The team wanted to spotlight political advertising because that information is not generally available across the United States right now, Herzog said. By gathering ad contracts from television stations in Columbia and Jefferson City, members of the project could present the material in an interesting way and show how and why it is a factor in political races.
Matthew Patane, managing editor of Project Open Vault, drove each week to three television stations – KMIZ, KRCG and KOMU – to pick up paper copies or PDFs of the ad contracts, the only manner in which the contracts are made available. He then entered the information into a database that the team used to report and analyze.
As of last count, Missouri politicians had spent more than $6.6 million on television advertising.
For his online posts, Patane, a print and digital news senior, said he worked to tie the advertisements and his knowledge of election news together.

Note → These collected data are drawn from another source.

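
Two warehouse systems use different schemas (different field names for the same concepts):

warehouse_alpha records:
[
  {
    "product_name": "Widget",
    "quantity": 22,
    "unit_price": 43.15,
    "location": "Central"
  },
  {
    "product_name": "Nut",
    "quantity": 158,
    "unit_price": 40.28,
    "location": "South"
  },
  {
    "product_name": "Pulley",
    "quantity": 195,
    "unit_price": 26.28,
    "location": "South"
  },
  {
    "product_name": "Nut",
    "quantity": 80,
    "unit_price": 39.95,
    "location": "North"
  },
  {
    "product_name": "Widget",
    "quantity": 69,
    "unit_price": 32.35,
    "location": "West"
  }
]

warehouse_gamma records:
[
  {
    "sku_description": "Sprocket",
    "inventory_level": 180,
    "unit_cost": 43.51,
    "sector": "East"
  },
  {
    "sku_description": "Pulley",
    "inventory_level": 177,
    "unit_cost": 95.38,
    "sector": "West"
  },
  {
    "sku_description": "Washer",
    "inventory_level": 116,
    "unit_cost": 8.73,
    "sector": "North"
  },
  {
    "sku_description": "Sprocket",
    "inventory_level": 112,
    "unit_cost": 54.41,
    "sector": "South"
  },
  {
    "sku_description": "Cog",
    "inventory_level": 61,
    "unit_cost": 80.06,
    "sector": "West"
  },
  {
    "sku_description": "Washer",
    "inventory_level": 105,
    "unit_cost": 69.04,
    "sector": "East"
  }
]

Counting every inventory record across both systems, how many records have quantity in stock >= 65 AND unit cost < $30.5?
2

Schema mappings:
- "quantity" (warehouse_alpha) = "inventory_level" (warehouse_gamma) = quantity
- "unit_price" (warehouse_alpha) = "unit_cost" (warehouse_gamma) = unit cost

Records meeting both conditions in warehouse_alpha: 1
Records meeting both conditions in warehouse_gamma: 1

Total: 1 + 1 = 2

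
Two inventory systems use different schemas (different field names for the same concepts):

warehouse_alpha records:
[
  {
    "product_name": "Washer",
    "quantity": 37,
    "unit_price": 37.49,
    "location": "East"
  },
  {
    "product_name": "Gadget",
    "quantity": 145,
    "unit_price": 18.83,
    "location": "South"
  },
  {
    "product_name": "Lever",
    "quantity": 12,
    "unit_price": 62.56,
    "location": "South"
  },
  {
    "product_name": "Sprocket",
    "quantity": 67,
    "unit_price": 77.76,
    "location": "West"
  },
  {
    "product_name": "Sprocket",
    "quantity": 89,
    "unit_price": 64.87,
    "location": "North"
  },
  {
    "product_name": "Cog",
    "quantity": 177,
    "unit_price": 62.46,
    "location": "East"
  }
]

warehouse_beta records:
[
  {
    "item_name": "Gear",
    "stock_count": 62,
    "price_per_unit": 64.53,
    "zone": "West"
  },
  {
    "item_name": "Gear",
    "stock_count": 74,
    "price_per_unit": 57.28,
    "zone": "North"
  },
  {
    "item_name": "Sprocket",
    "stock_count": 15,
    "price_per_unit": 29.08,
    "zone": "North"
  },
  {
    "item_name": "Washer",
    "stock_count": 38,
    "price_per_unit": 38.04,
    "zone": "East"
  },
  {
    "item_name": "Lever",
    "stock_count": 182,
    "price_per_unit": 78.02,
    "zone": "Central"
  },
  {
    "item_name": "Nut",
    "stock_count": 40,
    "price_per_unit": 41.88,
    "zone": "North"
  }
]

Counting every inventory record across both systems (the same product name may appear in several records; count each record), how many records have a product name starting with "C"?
1

Schema mapping: "product_name" (warehouse_alpha) = "item_name" (warehouse_beta) = product name

Records with product name starting with "C" in warehouse_alpha: 1
Records with product name starting with "C" in warehouse_beta: 0

Total: 1 + 0 = 1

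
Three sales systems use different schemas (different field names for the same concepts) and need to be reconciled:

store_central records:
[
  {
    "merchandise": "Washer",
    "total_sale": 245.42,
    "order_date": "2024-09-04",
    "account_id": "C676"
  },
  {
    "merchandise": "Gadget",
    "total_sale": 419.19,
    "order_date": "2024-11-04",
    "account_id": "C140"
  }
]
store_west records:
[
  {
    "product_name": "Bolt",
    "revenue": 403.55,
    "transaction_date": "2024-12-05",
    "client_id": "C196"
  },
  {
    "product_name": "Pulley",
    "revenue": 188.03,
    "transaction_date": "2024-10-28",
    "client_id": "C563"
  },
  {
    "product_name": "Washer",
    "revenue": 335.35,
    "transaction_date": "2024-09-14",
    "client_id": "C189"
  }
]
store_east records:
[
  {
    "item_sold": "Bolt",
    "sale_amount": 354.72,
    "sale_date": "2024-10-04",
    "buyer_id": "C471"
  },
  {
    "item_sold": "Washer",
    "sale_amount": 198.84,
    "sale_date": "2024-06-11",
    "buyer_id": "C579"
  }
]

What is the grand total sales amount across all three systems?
2145.1

Schema reconciliation - all amount fields map to sale amount:

store_central (total_sale): 664.61
store_west (revenue): 926.93
store_east (sale_amount): 553.56

Grand total: 2145.1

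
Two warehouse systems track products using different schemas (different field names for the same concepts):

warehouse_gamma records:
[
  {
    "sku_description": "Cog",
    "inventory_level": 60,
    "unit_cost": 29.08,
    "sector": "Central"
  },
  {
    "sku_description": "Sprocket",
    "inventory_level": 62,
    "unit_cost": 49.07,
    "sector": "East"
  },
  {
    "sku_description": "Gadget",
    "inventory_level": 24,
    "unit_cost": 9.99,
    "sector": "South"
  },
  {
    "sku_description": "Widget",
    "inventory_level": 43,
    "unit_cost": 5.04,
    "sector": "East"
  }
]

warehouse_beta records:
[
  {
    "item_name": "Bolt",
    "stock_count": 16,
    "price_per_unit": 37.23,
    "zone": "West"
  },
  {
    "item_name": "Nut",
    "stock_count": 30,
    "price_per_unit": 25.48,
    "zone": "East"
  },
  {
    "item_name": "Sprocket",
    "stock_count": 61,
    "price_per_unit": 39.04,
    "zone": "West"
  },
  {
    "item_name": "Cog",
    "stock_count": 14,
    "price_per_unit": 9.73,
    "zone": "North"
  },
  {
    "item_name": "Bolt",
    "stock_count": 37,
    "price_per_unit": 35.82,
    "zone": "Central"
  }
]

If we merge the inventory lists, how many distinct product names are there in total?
6

Schema mapping: "sku_description" (warehouse_gamma) = "item_name" (warehouse_beta) = product name

Products in warehouse_gamma: ['Cog', 'Gadget', 'Sprocket', 'Widget']
Products in warehouse_beta: ['Bolt', 'Cog', 'Nut', 'Sprocket']

Union (unique products): ['Bolt', 'Cog', 'Gadget', 'Nut', 'Sprocket', 'Widget']
Count: 6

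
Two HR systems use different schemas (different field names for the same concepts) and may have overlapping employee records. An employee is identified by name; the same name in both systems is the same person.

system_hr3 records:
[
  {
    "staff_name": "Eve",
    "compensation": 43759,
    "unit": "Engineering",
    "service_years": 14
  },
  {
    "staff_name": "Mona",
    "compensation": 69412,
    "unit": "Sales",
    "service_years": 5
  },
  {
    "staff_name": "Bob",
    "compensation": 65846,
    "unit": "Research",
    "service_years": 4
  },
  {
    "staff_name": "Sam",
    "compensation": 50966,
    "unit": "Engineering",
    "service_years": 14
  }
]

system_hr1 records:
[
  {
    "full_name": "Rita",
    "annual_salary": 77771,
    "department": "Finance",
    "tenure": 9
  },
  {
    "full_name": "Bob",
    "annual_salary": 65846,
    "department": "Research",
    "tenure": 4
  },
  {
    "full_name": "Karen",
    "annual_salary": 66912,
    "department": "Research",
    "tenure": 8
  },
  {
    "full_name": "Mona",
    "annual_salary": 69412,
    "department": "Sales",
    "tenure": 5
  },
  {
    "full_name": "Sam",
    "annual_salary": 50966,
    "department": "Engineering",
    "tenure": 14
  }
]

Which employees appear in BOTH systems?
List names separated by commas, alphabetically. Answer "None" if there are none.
Bob, Mona, Sam

Schema mapping: "staff_name" (system_hr3) = "full_name" (system_hr1) = employee name

Names in system_hr3: ['Bob', 'Eve', 'Mona', 'Sam']
Names in system_hr1: ['Bob', 'Karen', 'Mona', 'Rita', 'Sam']

Intersection: ['Bob', 'Mona', 'Sam']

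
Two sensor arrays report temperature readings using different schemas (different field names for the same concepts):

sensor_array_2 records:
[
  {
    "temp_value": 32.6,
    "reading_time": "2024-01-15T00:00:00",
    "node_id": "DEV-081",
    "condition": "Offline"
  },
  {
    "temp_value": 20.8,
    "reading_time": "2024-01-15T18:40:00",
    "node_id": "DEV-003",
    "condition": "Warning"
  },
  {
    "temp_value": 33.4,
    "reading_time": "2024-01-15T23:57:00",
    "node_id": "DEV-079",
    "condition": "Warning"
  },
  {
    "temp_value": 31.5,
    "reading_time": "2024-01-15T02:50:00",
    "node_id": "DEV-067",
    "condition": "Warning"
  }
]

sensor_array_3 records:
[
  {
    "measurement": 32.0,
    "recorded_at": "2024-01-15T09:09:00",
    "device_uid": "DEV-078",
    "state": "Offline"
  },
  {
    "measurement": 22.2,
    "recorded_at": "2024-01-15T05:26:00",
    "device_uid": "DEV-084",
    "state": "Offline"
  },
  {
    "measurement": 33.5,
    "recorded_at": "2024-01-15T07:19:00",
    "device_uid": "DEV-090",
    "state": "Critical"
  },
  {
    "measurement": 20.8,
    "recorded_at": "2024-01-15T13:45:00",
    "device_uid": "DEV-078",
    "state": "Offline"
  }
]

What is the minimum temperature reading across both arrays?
20.8

Schema mapping: "temp_value" (sensor_array_2) = "measurement" (sensor_array_3) = temperature reading

Minimum in sensor_array_2: 20.8
Minimum in sensor_array_3: 20.8

Overall minimum: min(20.8, 20.8) = 20.8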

When Claire McCaskill’s campaign broadcasted an advertisement, “Think About Family,” in a subtle attempt to distance McCaskill from President Obama, Patane posted about how Republicans have cited her relationship with the president as evidence of McCaskill being unsuitable to represent Missouri.

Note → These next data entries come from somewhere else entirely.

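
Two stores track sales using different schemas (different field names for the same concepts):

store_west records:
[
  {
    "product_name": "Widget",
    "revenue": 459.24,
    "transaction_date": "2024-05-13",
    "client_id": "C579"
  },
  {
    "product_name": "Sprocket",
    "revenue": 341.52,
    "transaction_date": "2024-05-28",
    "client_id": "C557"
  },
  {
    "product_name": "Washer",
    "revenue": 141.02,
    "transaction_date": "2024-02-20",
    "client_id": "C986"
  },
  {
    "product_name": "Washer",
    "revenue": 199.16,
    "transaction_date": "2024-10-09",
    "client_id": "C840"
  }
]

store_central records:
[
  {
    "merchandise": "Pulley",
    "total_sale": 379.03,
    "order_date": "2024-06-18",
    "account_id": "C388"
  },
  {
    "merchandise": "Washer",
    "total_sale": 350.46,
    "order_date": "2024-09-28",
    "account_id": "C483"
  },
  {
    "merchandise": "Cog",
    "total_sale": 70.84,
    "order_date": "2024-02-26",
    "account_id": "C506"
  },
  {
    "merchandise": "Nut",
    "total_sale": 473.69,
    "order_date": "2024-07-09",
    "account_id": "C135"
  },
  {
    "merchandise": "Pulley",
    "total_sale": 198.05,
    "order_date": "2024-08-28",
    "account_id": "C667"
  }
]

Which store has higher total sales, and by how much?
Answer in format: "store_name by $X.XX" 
store_central by $331.13

Schema mapping: "revenue" (store_west) = "total_sale" (store_central) = sale amount

Total for store_west: 1140.94
Total for store_central: 1472.07

Difference: |1140.94 - 1472.07| = 331.13
store_central has higher sales by $331.13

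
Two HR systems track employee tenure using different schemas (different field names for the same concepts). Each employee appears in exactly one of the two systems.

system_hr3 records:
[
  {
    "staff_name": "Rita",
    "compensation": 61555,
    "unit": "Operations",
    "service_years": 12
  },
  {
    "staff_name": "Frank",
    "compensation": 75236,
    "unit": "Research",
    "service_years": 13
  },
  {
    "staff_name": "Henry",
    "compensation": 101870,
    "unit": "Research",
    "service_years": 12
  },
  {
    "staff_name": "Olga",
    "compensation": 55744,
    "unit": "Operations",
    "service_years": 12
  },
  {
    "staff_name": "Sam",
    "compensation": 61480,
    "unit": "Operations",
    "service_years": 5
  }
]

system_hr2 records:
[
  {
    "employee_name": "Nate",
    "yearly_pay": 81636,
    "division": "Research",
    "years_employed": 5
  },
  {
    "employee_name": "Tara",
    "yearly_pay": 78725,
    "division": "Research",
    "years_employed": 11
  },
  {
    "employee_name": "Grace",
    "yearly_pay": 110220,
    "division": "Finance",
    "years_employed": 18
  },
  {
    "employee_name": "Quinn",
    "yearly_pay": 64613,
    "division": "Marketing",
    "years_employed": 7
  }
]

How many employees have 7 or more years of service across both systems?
7

Reconcile schemas: "service_years" (system_hr3) = "years_employed" (system_hr2) = years of service

From system_hr3: 4 employees with >= 7 years
From system_hr2: 3 employees with >= 7 years

Total: 4 + 3 = 7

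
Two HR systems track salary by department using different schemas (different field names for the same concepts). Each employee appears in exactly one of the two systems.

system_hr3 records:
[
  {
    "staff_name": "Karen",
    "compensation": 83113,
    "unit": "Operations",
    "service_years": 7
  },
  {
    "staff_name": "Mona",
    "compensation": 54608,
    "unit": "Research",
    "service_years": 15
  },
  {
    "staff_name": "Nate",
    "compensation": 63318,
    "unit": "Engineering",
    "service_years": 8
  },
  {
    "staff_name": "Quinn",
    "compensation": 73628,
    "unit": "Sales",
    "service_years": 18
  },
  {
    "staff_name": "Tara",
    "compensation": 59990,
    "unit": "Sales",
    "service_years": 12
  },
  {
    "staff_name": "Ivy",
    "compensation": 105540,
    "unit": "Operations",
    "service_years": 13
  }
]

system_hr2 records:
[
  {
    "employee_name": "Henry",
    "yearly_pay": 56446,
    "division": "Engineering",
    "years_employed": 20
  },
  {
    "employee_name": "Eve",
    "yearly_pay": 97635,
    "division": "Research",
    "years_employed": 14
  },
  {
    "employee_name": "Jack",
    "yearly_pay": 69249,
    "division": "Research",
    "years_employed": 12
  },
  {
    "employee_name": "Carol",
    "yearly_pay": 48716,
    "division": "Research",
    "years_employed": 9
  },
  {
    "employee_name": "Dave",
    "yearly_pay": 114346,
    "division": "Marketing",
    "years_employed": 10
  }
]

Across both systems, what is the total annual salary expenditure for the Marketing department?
114346

Schema mappings:
- "unit" (system_hr3) = "division" (system_hr2) = department
- "compensation" (system_hr3) = "yearly_pay" (system_hr2) = salary

Marketing salaries from system_hr3: 0
Marketing salaries from system_hr2: 114346

Total: 0 + 114346 = 114346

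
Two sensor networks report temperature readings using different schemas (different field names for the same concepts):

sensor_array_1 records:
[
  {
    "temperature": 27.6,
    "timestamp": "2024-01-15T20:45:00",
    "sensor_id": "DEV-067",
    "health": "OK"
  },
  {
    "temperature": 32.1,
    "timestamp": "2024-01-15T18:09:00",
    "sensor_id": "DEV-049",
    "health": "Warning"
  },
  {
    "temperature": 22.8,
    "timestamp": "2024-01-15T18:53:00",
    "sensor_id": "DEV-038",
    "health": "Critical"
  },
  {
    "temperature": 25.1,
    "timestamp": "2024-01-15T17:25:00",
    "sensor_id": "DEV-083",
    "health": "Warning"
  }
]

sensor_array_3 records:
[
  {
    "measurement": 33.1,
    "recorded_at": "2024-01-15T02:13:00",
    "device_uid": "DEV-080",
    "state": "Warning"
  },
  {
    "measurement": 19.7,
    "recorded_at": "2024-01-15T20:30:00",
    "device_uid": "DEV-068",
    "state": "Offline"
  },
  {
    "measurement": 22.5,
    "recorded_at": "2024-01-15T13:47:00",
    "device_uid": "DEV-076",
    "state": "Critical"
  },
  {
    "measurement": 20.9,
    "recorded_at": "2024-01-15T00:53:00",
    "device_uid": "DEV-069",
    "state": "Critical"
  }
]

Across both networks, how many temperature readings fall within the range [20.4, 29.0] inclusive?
5

Schema mapping: "temperature" (sensor_array_1) = "measurement" (sensor_array_3) = temperature

Readings in [20.4, 29.0] from sensor_array_1: 3
Readings in [20.4, 29.0] from sensor_array_3: 2

Total count: 3 + 2 = 5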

Patane said the McCaskill and Todd Akin advertisements were particularly representative of the contentious nature of politics. Jay Nixon and Dave Spence’s advertisements were no exception, either.

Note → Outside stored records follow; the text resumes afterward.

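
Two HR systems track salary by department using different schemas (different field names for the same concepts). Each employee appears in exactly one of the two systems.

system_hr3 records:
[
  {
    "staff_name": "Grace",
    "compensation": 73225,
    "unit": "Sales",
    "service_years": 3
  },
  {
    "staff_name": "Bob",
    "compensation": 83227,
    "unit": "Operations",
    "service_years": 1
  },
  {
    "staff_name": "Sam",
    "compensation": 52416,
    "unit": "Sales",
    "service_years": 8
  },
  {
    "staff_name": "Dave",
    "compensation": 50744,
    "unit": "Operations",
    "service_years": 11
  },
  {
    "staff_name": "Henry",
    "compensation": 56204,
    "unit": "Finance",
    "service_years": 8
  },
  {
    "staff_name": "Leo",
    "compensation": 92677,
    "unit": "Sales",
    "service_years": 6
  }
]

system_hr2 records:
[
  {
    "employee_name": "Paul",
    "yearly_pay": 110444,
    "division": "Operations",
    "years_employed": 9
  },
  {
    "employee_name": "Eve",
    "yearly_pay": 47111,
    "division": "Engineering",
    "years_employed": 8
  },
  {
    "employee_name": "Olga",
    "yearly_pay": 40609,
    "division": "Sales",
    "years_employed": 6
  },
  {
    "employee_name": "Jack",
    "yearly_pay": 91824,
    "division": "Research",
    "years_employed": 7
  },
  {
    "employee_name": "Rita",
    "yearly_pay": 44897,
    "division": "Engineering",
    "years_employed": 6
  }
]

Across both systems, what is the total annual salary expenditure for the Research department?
91824

Schema mappings:
- "unit" (system_hr3) = "division" (system_hr2) = department
- "compensation" (system_hr3) = "yearly_pay" (system_hr2) = salary

Research salaries from system_hr3: 0
Research salaries from system_hr2: 91824

Total: 0 + 91824 = 91824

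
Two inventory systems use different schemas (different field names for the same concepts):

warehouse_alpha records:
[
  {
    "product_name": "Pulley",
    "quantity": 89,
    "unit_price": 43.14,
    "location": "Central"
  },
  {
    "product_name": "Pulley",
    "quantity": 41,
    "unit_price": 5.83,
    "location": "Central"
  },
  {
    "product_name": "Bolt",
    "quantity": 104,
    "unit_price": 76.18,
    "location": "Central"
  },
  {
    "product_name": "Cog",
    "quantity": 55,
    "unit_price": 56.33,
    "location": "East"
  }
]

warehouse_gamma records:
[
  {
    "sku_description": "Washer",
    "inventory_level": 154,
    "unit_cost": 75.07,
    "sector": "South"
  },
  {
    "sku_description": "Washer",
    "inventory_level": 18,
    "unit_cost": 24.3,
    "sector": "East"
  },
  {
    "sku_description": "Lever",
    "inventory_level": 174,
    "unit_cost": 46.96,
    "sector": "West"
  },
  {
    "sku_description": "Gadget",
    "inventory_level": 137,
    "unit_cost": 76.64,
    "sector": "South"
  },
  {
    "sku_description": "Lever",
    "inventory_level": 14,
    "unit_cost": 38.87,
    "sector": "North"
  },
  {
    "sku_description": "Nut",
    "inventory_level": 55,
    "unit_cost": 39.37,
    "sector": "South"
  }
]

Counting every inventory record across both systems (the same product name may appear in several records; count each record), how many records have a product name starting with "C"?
1

Schema mapping: "product_name" (warehouse_alpha) = "sku_description" (warehouse_gamma) = product name

Records with product name starting with "C" in warehouse_alpha: 1
Records with product name starting with "C" in warehouse_gamma: 0

Total: 1 + 0 = 1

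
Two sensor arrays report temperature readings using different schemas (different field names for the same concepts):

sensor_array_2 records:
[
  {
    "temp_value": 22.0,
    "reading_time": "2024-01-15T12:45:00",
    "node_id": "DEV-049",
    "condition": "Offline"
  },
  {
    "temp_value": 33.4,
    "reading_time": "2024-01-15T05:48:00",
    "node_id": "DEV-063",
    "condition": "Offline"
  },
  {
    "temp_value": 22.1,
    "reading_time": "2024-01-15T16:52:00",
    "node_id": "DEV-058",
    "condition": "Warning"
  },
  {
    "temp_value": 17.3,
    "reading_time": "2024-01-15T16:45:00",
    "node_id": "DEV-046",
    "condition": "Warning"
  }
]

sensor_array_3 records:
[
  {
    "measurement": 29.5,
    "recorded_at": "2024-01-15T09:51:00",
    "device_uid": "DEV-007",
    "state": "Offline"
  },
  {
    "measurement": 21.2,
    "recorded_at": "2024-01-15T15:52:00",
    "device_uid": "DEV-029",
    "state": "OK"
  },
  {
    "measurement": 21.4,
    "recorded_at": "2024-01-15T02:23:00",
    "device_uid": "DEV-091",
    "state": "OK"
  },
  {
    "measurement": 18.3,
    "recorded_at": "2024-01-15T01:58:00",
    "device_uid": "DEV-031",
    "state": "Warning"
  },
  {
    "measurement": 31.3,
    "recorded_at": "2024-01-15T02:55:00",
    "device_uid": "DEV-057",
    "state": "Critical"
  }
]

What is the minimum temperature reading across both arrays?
17.3

Schema mapping: "temp_value" (sensor_array_2) = "measurement" (sensor_array_3) = temperature reading

Minimum in sensor_array_2: 17.3
Minimum in sensor_array_3: 18.3

Overall minimum: min(17.3, 18.3) = 17.3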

“If you know the relationship between two candidates and see the ads, the relationship is apparent in the ads,” Patane said. “Those ads were a good model of how the campaign was shaping up.”
Engagement efforts were coordinated by Joy Mayer, director of community outreach at the Columbia Missourian, and Jen Reeves, who was the interactive director of KOMU-TV. Their students worked together to involve the audience in the content.
Each Monday, they posted a question on a political topic. They also created social media guides to following the election and Facebook and Twitter lists of candidates and election media.
But Project Open Vault wasn’t only about advertisements; posts also ranged from videos of residents expressing opinions and ideas to candidate interviews to a behind-the-scenes look at the struggles of election coverage.
Ryan Famuliner and Scott Pham, both of KBIA, contributed a bulk of posts about the candidates and often did so in a humorous way, Patane said. Reporters on the Columbia Missourian’s public life beat, which is managed by city editor Scott Swafford, also contributed posts.
Mayer said the conversational approach is a fantastic complement to political coverage.
Project members are still trying to decide what will happen to the website now that elections have concluded.
Patane said he hopes it might become part of a class, preferably a data-driven capstone that is its own entity with its own dedicated team or adopted by one of the newsrooms for future coverage.
Regardless of what happens, Herzog said, it has been a great experience and learning opportunity for all the people involved.
“I just think it’s a great example of collaboration that, individually, none of the newsrooms would have been able to do,” he said. “Involving students from all different sequences is really what made this happen.”
Project expenses were paid by funds from the Houston Harte Chair, which is focused on supporting innovative journalism experiments.